The Hoffman Family Library is the intellectual hub of Goodwin's community. Its signature two-story space, overlooking the Connecticut River, combines the best of traditional design with the latest technological tools. The Library's collaborative learning spaces provide leisure seating and research tables on each floor, group-study rooms, study carrels, book stacks, periodical and newspaper areas, and 34 computer work stations. Wireless connectivity is available for Goodwin's 50 laptop computers and students' personal laptop computers. Located on the second floor of the library, the Hoffman Family Library Learning Commons brings together library and technology using a Media Scape that fosters informal, collaborative and creative work. Wireless connectivity is available for Goodwin's 50 laptop computers and students' personal laptop computers.
Other resources include a photocopier, printer, audiovisual hardware and software. Laptops are available for checkout to students and faculty. Current faculty, staff and students can also check out digital cameras, Kindles or Nooks. The staff assists users with software and hardware, printing and copying, and other technical issues.
Staff and Hours
The library staff now includes the director, three librarians, an administrative assistant, and student workers. The library is open seven days a week with extended hours during exam weeks. Real time reference assistance is available using Ask a Librarian page that includes: in person, by phone, e-mail, instant messages through Meebo, and the Text-a-Librarian platform.
Library Without Walls
The library's home page at www.goodwin.edu/Library is our library without walls. The gateway to the library's resources, the home page, includes access to and information about using all of the library collections. The home page features reference services and news of interest to the Goodwin community on the library's blog and Twitter pages. Staff and students can access the library's e-books and research databases off-campus by using their SonisWeb username and password. Print resources are accessible using the library's online catalog.
The development of resources in the library targets the baccalaureate programs supported by the College, promotes reading, and makes available ideas that develop staff, faculty, and students as advanced thinkers. The library program endeavors to provide all its patrons with the tools needed to become successful scholars and lifelong learners
The collection continues to expand with additional in-house subscriptions, books, audio-visual materials, and artifacts. Currently, there are over 15,000 print titles, 130 journal and newspaper subscriptions, and more than 450 audiovisual materials. However, the library has responded to user demands for more electronic resources that include 66 research databases with online access to over 45,000 full-text journal and newspaper titles.

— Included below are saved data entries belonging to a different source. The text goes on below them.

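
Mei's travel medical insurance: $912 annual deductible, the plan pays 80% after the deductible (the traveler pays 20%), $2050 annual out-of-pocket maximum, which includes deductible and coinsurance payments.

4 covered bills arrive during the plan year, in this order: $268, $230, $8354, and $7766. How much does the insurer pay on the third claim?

Claim 1 ($268): all of it applies to the deductible. Traveler pays $268; OOP now $268. Insurer: $268 − $268 = $0.
Claim 2 ($230): fully absorbed by the deductible. Traveler pays $230; OOP now $498. Plan pays $230 − $230 = $0.
Claim 3 ($8354): deductible takes $414, $7940 remains; traveler's 20% is $1588. Deductible plus coinsurance: $414 + $1588 = $2002. Adding that to $498 gives $2500, past the $2050 cap; traveler pays only $2050 − $498 = $1552. Insurer: $8354 − $1552 = $6802.

$6802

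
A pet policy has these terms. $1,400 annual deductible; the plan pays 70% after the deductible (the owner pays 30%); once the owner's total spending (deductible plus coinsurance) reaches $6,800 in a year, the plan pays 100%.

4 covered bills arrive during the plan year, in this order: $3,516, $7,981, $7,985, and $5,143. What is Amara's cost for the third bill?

$2,370.90

Claim 1 ($3,516): deductible takes $1,400, $2,116 remains; coinsurance $2,116 × 30% = $634.80. Owner pays $2,034.80; OOP now $2,034.80.
Claim 2 ($7,981): deductible already satisfied, so owner's share is 30% × $7,981 = $2,394.30. Owner pays $2,394.30; OOP now $4,429.10.
Claim 3 ($7,985): 30% coinsurance on $7,985 = $2,395.50. Adding that to $4,429.10 gives $6,824.60, past the $6,800 cap; owner pays only $6,800 − $4,429.10 = $2,370.90.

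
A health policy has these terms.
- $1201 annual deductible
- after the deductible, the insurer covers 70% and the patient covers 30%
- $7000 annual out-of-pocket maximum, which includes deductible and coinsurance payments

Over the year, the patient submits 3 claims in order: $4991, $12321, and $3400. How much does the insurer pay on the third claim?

$2434.30

Claim 1 ($4991): $1201 finishes the deductible; $3790 goes to coinsurance; patient's 30% is $1137. Patient pays $2338; OOP now $2338. Insurer: $4991 − $2338 = $2653.
Claim 2 ($12321): deductible already satisfied, so patient's share is 30% × $12321 = $3696.30. Cost to patient: $3696.30. OOP to date $6034.30. Insurer: $12321 − $3696.30 = $8624.70.
Claim 3 ($3400): deductible already satisfied, so patient's share is 30% × $3400 = $1020. OOP would hit $7054.30 > $7000, so the cap limits the patient to $7000 − $6034.30 = $965.70. Plan pays $3400 − $965.70 = $2434.30.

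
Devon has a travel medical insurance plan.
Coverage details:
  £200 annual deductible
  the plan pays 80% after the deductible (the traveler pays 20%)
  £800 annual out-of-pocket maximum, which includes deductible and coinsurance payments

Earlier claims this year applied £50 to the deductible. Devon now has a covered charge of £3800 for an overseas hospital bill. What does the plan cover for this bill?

£3050

£50 of the £200 deductible is already met, leaving £150.
The remaining £3650 (= £3800 − £150) moves to coinsurance.
Coinsurance: £3650 × 20% = £730.
That puts the traveler's cost at £150 + £730 = £880 before any cap.
Year-to-date out-of-pocket would reach £50 + £880 = £930, above the £800 maximum, so the traveler pays only £800 − £50 = £750.
Insurer pays the balance: £3800 − £750 = £3050.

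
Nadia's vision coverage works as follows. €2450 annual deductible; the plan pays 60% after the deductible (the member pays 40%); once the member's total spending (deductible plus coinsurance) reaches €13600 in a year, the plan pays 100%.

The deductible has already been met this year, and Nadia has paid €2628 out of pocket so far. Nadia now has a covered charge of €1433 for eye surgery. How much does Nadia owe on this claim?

The deductible is already satisfied, so the full bill goes to coinsurance.
Member's 40% share of €1433 is €573.20.
Total out-of-pocket so far would be €2628 + €573.20 = €3201.20, below the €13600 cap — no reduction.

€573.20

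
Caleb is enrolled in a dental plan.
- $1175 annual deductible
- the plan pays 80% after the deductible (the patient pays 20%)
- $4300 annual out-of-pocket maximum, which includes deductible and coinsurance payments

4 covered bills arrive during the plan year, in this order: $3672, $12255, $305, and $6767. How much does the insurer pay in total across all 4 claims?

$18699

Claim 1 — $3672: $1175 finishes the deductible; $2497 goes to coinsurance; coinsurance $2497 × 20% = $499.40. Cost to patient: $1674.40. OOP to date $1674.40. Plan pays $3672 − $1674.40 = $1997.60.
Claim 2 — $12255: 20% coinsurance on $12255 = $2451. Patient owes $2451 (running OOP $4125.40). Insurer: $12255 − $2451 = $9804.
Claim 3 — $305: deductible already satisfied, so patient's share is 20% × $305 = $61. Patient owes $61 (running OOP $4186.40). Plan pays $305 − $61 = $244.
Claim 4 — $6767: 20% coinsurance on $6767 = $1353.40. OOP would hit $5539.80 > $4300, so the cap limits the patient to $4300 − $4186.40 = $113.60. Insurer: $6767 − $113.60 = $6653.40.
Insurer total: $1997.60 + $9804 + $244 + $6653.40 = $18699.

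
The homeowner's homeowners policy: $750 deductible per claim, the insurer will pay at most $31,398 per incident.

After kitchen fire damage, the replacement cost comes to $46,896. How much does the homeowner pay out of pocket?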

Other databases give students and faculty on and off-campus access to more than 70,000 full text academic and reference books and 1000 films online. Membership in the Connecticut Interlibrary Loan System, a consortium of over 400 libraries in the state, allows library users to borrow materials not in the Hoffman collection. Users create their library accounts, view their circulation records, place holds and renew materials, create reading lists, recommend book, write reviews, and more.
The library provides a variety of services for staff, faculty, and students including those in the Distance Education program. The library home page provides faculty and staff with forms for information literacy instruction, material requests to expand the collection, and reserve requests.
The staff is actively involved in curriculum support services and has developed faculty partnerships to strengthen learning outcomes for students. Web and video tutorials on all aspects of metaliteracy reinforce faculty instruction for students. Students and faculty use Guides for Citing and Writing and Subject Resources available in the library and on the home page.
The library put strong emphasis on teaching Information literacy and technology skills. All freshmen are introduced to the library resources and information literacy through several courses. New students who enter the college with 6 or more transferable collegiate credits take ASD 110. All students who do not have 6 or more transferable collegiate credits take college experience courses. Further, the library staff is available to faculty and their classes to introduce and reinforce information literacy skills to provide their students with effective research techniques. Particular skills are introduced in the foundational courses and customized instruction is provided in advanced courses. One-on-one consultations are also available for students who need more assistance. All students and members of the Goodwin Community can receive help on daily basis during the library's operational hours. Professional development workshops are also provided to introduce new resources and metaliteracy tools.
The Hoffman Family library is honored to house and maintain The Alex Haley special Collection Archive. Items from the collection are in continuous display on the second floor. Items from this expanding collection are available for classroom and offsite presentations. The library also continuously displays art in many formats, including unique sculptures from Zimbabwe, hand-crafted historical ship models, paintings, and other local collections.